The great religious wars that have left so many scars in our region, made it illegal to openly partake of various medicines that have lately become commercialized.  I asked my driver if this were a sign of a weakening central government but he just laughed at that.  States are laboratories and some states get to go first when it comes to experimenting with legalization of new categories of formerly criminalized substance.  Lots of new rule-making, lots of new careers.  So we studied that scene some (I was the more gaga as my driver is a native).

Let me assure my readers, many of whom are far away, that my neighboring state of Oregon is part of the experiment too, as is Colorado and a few others.  In other states I think they've just lowered the fines, this is not my specialty.  Anyway, the rule-making has progressed a lot further in Washington so I was not just seeing "more of the same" (like in Asylum District).

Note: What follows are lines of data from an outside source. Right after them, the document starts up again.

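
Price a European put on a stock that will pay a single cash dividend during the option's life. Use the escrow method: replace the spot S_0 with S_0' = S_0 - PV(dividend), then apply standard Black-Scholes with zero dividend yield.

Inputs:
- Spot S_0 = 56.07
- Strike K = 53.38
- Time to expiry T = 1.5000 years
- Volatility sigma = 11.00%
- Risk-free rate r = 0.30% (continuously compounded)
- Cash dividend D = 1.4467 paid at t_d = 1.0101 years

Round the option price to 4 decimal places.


PV(D) = D * exp(-r * t_d) = 1.4467 * 0.99697429 = 1.44232270
S_0' = S_0 - PV(D) = 56.0700 - 1.44232270 = 54.62767730
d1 = (ln(S_0'/K) + (r + sigma^2/2)*T) / (sigma*sqrt(T)) = 0.27226094
d2 = d1 - sigma*sqrt(T) = 0.13753900
exp(-rT) = 0.99551011
N(-d1) = 0.39271069; N(-d2) = 0.44530238
P = K * exp(-rT) * N(-d2) - S_0' * N(-d1) = 53.3800 * 0.99551011 * 0.44530238 - 54.62767730 * 0.39271069 = 2.2106

Answer: Price = 2.2106


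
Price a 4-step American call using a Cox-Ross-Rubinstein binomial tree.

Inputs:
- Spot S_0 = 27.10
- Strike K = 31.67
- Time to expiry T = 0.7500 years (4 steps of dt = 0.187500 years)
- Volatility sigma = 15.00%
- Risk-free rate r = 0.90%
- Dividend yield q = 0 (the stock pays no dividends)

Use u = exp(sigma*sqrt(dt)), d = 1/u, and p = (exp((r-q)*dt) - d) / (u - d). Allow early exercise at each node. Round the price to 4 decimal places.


Answer: Price = V(0,0) = 0.2099

Derivation:
dt = T/N = 0.187500
u = exp(sigma*sqrt(dt)) = 1.067108; d = 1/u = 0.937113
p = (exp((r-q)*dt) - d) / (u - d) = 0.496760
Discount per step: exp(-r*dt) = 0.998314
Stock lattice S(k, i) with i counting down-moves:
  k=0: S(0,0) = 27.1000
  k=1: S(1,0) = 28.9186; S(1,1) = 25.3957
  k=2: S(2,0) = 30.8593; S(2,1) = 27.1000; S(2,2) = 23.7987
  k=3: S(3,0) = 32.9302; S(3,1) = 28.9186; S(3,2) = 25.3957; S(3,3) = 22.3020
  k=4: S(4,0) = 35.1400; S(4,1) = 30.8593; S(4,2) = 27.1000; S(4,3) = 23.7987; S(4,4) = 20.8995
Terminal payoffs V(N, i) = max(S_T - K, 0):
  V(4,0) = 3.470044; V(4,1) = 0.000000; V(4,2) = 0.000000; V(4,3) = 0.000000; V(4,4) = 0.000000
Backward induction: V(k, i) = exp(-r*dt) * [p * V(k+1, i) + (1-p) * V(k+1, i+1)]; then take max(V_cont, immediate exercise) for American.
  V(3,0) = exp(-r*dt) * [p*3.470044 + (1-p)*0.000000] = 1.720873; exercise = 1.260176; V(3,0) = max -> 1.720873
  V(3,1) = exp(-r*dt) * [p*0.000000 + (1-p)*0.000000] = 0.000000; exercise = 0.000000; V(3,1) = max -> 0.000000
  V(3,2) = exp(-r*dt) * [p*0.000000 + (1-p)*0.000000] = 0.000000; exercise = 0.000000; V(3,2) = max -> 0.000000
  V(3,3) = exp(-r*dt) * [p*0.000000 + (1-p)*0.000000] = 0.000000; exercise = 0.000000; V(3,3) = max -> 0.000000
  V(2,0) = exp(-r*dt) * [p*1.720873 + (1-p)*0.000000] = 0.853419; exercise = 0.000000; V(2,0) = max -> 0.853419
  V(2,1) = exp(-r*dt) * [p*0.000000 + (1-p)*0.000000] = 0.000000; exercise = 0.000000; V(2,1) = max -> 0.000000
  V(2,2) = exp(-r*dt) * [p*0.000000 + (1-p)*0.000000] = 0.000000; exercise = 0.000000; V(2,2) = max -> 0.000000
  V(1,0) = exp(-r*dt) * [p*0.853419 + (1-p)*0.000000] = 0.423230; exercise = 0.000000; V(1,0) = max -> 0.423230
  V(1,1) = exp(-r*dt) * [p*0.000000 + (1-p)*0.000000] = 0.000000; exercise = 0.000000; V(1,1) = max -> 0.000000
  V(0,0) = exp(-r*dt) * [p*0.423230 + (1-p)*0.000000] = 0.209889; exercise = 0.000000; V(0,0) = max -> 0.209889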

One could say I was in another country, which in the EU would be true, the USA being zoned like an EU, to have "countries inside" called "States of America" (not forgetting "United" by freeways and lots of airports -- I liked the trains a lot too).  We don't need passports or paperwork to move around, though actually there is usually paperwork, or web forms, to fill in.  Touring is easy but changing one's state of residence takes a lot of filing.

In addition to the fifty federally recognized States and myriad Territories (Oregon used to be one of those), sovereignty rights of N8V peoples show on maps.  Warm Springs Reservation for example.

Anyway, I learned a lot, not so much about changes in infrastructure, as with Tilikum Crossing (the new bridge), but about patterns of social and cultural behavior, more economic matters, as well as mental / social.  I'll need some time to digest what I've learned.